E.T and some Bananas is both the title of a collaborative drawing by Anthony Coleman and Andrew Jeffrey Wright and the title of their two-person exhibition. This drawing encapsulates much about their approach to art: bright color, a focus on characters from popular culture rendered through their own highly original interpretations and odd juxtapositions. The exhibition features collaborations between the two artists and individual bodies of work. For over five years, Wright has worked closely with Coleman as his art “coach” at Artworks/Community Integrated Services and for over two years they have been working collaboratively. For their collaborative drawings, Coleman creates the main character leaving the backgrounds intentionally blank, and Wright then addresses the voids with this trademark buzzy patterning

Coleman’s characters are a disparate bunch culled from all corners of popular culture: Garfield, the Phantom of the Opera, Batman, Grover from Sesame Street, Woody Woodpecker, Ms. Pac-Man, and Boo Berry and Count Chocula of 1970s sugary cereals fame, to name a few. On occasion, Coleman goes outside of the fictional character vein and dabbles in Hollywood and art world figures. Here, one encounters Coleman’s take on Rita Hayworth, a Nick Cave sound suit, and renditions of trippy costumed mannequins from the early 2000s collective, Forcefield. Many of Coleman’s characters are distinguished by pronounced eyebrows, compacted bodies where hands and feet occupy much of their corporeal mass, proboscis-like noses, and an antenna-like protrusion emanating from the top of their heads. At times, Coleman seems to follow the Surrealist adage of radical juxtaposition. Think “the chance meeting on a dissecting table of a sewing machine and an umbrella” but with cartoon characters, celebrities, and consumer goods put in a blender and spilled onto paper. Drawings like Orange & Blue Composition (Garfield, Airplane, Fiat, and Q-Bert),  James Gandolfini & Sponge Bob, Blue & Green Composition (Grover, VW Bus, Geko, and Boo Berry) showcase Coleman as a kind of 21st century pop Surrealist.

A founding member of Space 1026, a renowned artist-run-space in Philadelphia, Andrew Jeffrey Wright is a multidisciplinary artist working across media including drawing, comics, painting, murals, photography, animation, screen printing, zine making, installation, and performance.
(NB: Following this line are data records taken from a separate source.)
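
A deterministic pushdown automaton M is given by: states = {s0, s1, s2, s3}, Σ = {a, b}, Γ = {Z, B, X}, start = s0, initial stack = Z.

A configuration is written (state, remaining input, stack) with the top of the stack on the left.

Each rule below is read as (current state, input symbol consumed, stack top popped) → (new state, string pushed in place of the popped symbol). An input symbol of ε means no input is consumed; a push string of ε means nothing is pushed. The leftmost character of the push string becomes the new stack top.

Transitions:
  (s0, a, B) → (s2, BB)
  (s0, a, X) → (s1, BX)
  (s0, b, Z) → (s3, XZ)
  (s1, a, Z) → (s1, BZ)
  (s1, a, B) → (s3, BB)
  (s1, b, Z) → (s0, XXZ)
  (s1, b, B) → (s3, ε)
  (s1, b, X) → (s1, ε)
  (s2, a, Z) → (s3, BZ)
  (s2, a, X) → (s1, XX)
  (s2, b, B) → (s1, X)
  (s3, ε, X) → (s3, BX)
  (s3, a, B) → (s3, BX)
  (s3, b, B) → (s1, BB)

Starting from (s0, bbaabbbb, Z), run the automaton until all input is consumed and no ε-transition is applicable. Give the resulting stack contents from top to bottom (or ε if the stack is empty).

(s0, bbaabbbb, Z)
  read b, top Z: go to s3, push XZ → (s3, baabbbb, XZ)
  ε-move, top X: go to s3, push BX → (s3, baabbbb, BXZ)
  read b, top B: go to s1, push BB → (s1, aabbbb, BBXZ)
  read a, top B: go to s3, push BB → (s3, abbbb, BBBXZ)
  read a, top B: go to s3, push BX → (s3, bbbb, BXBBXZ)
  read b, top B: go to s1, push BB → (s1, bbb, BBXBBXZ)
  read b, top B: go to s3, push ε → (s3, bb, BXBBXZ)
  read b, top B: go to s1, push BB → (s1, b, BBXBBXZ)
  read b, top B: go to s3, push ε → (s3, ε, BXBBXZ)
All input consumed in state s3 with stack BXBBXZ.

BXBBXZ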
Wright has been creating pattern permutations that conjure psychedelic and optical art of the 1960s and early 70s throughout his artistic career. Wright also mines the collective consciousness of his youth, integrating characters like E.T., Garfield, and Bart Simpson (a predilection he shares with Coleman); juvenilia discovered in his childhood attic; and twists on low-brow slogans found on bumper stickers into his practice. It goes without saying that humor underlies everything he makes. Wright has always championed the dissemination and accessibility of his art through t-shirts, buttons, and calendars (Labs with Abs, his screen printed calendar of anthropomorphic Labradors looking buff has been a semi-annual project since 2006). Wright’s work with Coleman is a natural outgrowth of his decades-long belief in the rewards of collaboration. He has worked with a wide range of artists over the years including Isaac Tin Wei Lin, Barry McGee, Clare Rojas, Ed Templeton, Marcel Dzama, Michael Dumontier, and Woodley White.